The campsite itself was no more than a large ring of stones for a fire pit and a few logs for seats. I left the truck running and worked by the yellow light of the headlamps and the bluesy twang of an R. L. Burnside cassette. The log benches were rotted out in a few places and a fair amount of overgrowth, mostly Virginia Creeper, had invaded the space in the intervening years but it would still do just fine. I had to pull some of the vines away from the stones of the fire pit before I could get started, but they were more or less just draped lazily over the top. That was disappointing. I would have liked to rip something out of the ground. There was plenty of kindling to be had around and after a small exertion of magick to ask Brigid for the warmth of her hearth, the campfire blazed with merry delight in stark contrast to its audience.

I had had at least enough foresight through the haze of anger to steal some food that was meant for the party. It was your basic camping fare, only fancier because it was the Overlord's. She never spared on expense. There was some Mangalitsa sausage imported from Great Britain for roasting and crusty artisan bread in the cooler with a bottle of ten-year-old chianti to wash it down. And of course, I raided the massive dessert tray because fancy chocolate is truly the most delicious thing on Earth. I didn't take that much stuff, it wouldn't be missed at a party meant to cater to a few hundred, but she would notice and it would make her all the angrier that I had stolen from her before I skipped out. The look on her face, hah, it would be priceless. The thought made me smile for the first time in days.

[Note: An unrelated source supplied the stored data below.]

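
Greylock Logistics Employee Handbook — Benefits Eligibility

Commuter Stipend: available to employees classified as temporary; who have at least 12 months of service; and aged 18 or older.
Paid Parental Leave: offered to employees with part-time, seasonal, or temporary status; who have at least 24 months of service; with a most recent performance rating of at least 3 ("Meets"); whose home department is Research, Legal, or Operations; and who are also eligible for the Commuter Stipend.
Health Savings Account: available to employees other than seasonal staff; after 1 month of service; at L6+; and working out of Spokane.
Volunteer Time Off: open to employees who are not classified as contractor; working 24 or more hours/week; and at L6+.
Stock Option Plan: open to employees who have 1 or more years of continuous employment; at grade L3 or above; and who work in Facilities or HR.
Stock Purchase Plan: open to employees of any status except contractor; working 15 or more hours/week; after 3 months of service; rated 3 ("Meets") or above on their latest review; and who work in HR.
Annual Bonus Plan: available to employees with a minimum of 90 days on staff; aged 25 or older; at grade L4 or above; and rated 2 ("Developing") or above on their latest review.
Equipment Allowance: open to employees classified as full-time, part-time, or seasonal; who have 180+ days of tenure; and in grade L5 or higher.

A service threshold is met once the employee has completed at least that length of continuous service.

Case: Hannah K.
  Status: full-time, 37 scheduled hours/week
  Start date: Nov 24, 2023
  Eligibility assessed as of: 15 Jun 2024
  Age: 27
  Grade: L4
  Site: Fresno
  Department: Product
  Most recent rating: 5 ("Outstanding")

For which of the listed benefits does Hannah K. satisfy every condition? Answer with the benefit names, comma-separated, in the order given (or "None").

Service from Nov 24, 2023 to 15 Jun 2024: 204 days.
Commuter Stipend — status full-time ✗ (requires temporary) → not eligible.
Paid Parental Leave — status full-time ✗ (requires part-time, seasonal, or temporary) → not eligible.
Health Savings Account — status full-time ✓ (not excluded); service 204 days ≥ 1 month (≈30 days) ✓; grade L4 < L6 ✗ → not eligible.
Volunteer Time Off — status full-time ✓ (not excluded); 37 hrs/wk ≥ 24 ✓; grade L4 < L6 ✗ → not eligible.
Stock Option Plan — service 204 days < 1 year (≈365 days) ✗ → not eligible.
Stock Purchase Plan — status full-time ✓ (not excluded); 37 hrs/wk ≥ 15 ✓; service 204 days ≥ 3 months (≈90 days) ✓; rating 5 ≥ 3 ✓; dept Product ✗ → not eligible.
Annual Bonus Plan — service 204 days ≥ 90 days ✓; age 27 ≥ 25 ✓; grade L4 ≥ L4 ✓; rating 5 ≥ 2 ✓ → eligible.
Equipment Allowance — status full-time ✓; service 204 days ≥ 180 days ✓; grade L4 < L5 ✗ → not eligible.

Annual Bonus Plan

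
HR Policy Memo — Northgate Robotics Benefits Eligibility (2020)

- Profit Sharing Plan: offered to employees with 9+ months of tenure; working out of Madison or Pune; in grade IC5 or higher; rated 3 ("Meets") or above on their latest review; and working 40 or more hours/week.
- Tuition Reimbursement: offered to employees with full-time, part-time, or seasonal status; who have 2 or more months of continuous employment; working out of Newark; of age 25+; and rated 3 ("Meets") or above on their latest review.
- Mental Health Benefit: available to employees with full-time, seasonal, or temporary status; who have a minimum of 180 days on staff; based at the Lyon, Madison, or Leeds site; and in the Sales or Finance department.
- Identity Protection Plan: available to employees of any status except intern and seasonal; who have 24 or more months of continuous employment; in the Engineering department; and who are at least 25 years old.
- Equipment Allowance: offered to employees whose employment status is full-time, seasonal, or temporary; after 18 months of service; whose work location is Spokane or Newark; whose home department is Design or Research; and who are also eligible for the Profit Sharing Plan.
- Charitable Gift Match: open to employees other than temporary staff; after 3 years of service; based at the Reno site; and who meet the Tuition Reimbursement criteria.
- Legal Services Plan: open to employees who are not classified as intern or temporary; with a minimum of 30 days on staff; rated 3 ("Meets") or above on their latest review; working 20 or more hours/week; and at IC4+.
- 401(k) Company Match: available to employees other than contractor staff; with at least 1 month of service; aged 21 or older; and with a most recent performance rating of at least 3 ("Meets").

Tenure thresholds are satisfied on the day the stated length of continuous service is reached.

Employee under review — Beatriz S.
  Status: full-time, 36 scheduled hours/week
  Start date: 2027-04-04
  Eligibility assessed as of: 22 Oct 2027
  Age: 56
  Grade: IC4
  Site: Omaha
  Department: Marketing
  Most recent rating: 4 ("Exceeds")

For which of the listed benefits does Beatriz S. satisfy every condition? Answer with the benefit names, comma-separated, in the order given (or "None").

Legal Services Plan, 401(k) Company Match

Service from 2027-04-04 to 22 Oct 2027: 201 days.
Profit Sharing Plan — service 201 days < 9 months (≈270 days) ✗ → not eligible.
Tuition Reimbursement — status full-time ✓; service 201 days ≥ 2 months (≈60 days) ✓; site Omaha ✗ (not Newark) → not eligible.
Mental Health Benefit — status full-time ✓; service 201 days ≥ 180 days ✓; site Omaha ✗ (not Lyon, Madison, or Leeds) → not eligible.
Identity Protection Plan — status full-time ✓ (not excluded); service 201 days < 24 months (≈720 days) ✗ → not eligible.
Equipment Allowance — status full-time ✓; service 201 days < 18 months (≈540 days) ✗ → not eligible.
Charitable Gift Match — status full-time ✓ (not excluded); service 201 days < 3 years (≈1095 days) ✗ → not eligible.
Legal Services Plan — status full-time ✓ (not excluded); service 201 days ≥ 30 days ✓; rating 4 ≥ 3 ✓; 36 hrs/wk ≥ 20 ✓; grade IC4 ≥ IC4 ✓ → eligible.
401(k) Company Match — status full-time ✓ (not excluded); service 201 days ≥ 1 month (≈30 days) ✓; age 56 ≥ 21 ✓; rating 4 ≥ 3 ✓ → eligible.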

So, of course, that would be when things started to get weird. I had just finished shaving down a sapling stick for a skewer and reached into the cooler for a sausage. What I pulled out may have been a magnificent Mangalista a month ago, certainly not the port-infused meat I had packed only five hours before. It was wrinkled in some places, blackened, and in others, it had patches of fuzzy, white, mold. I tossed it aside and looked into the cooler. The smell hit me first, everything was spoiled. The mold was growing up the sides of the cooler, across all the food. I pulled the cork out of the wine and took a whiff. Pure vinegar.

I frowned. I had never been that studious in the "Omens and Portents" classes at the Academy, but I was sure that this couldn't be a good one. Was something about to go rotten in Toad Hollow? The forest didn't feel quite so welcoming anymore. Despite the warmth of the flames, a shiver raked through my body that was more than the chill in the air.

The suspension under the bed of my truck groaned under some kind of weight, a metallic protest too loud in the night. I whipped around, nearly blinding myself in the headlamps. Something heavy hit the ground behind the bed and I heard the distinct sound of footsteps crunching toward me. Throwing my right hand behind me, I called some of the light from the campfire into my hand. The fire dimmed for a moment and I felt it's molten life in my palm. There was a huge figure rounding the truck, it was cast in shadow from the headlamps. I was about to hurl the bolt of nuclear energy in its direction when it said, "It's freezing out here. Where's your jacket?"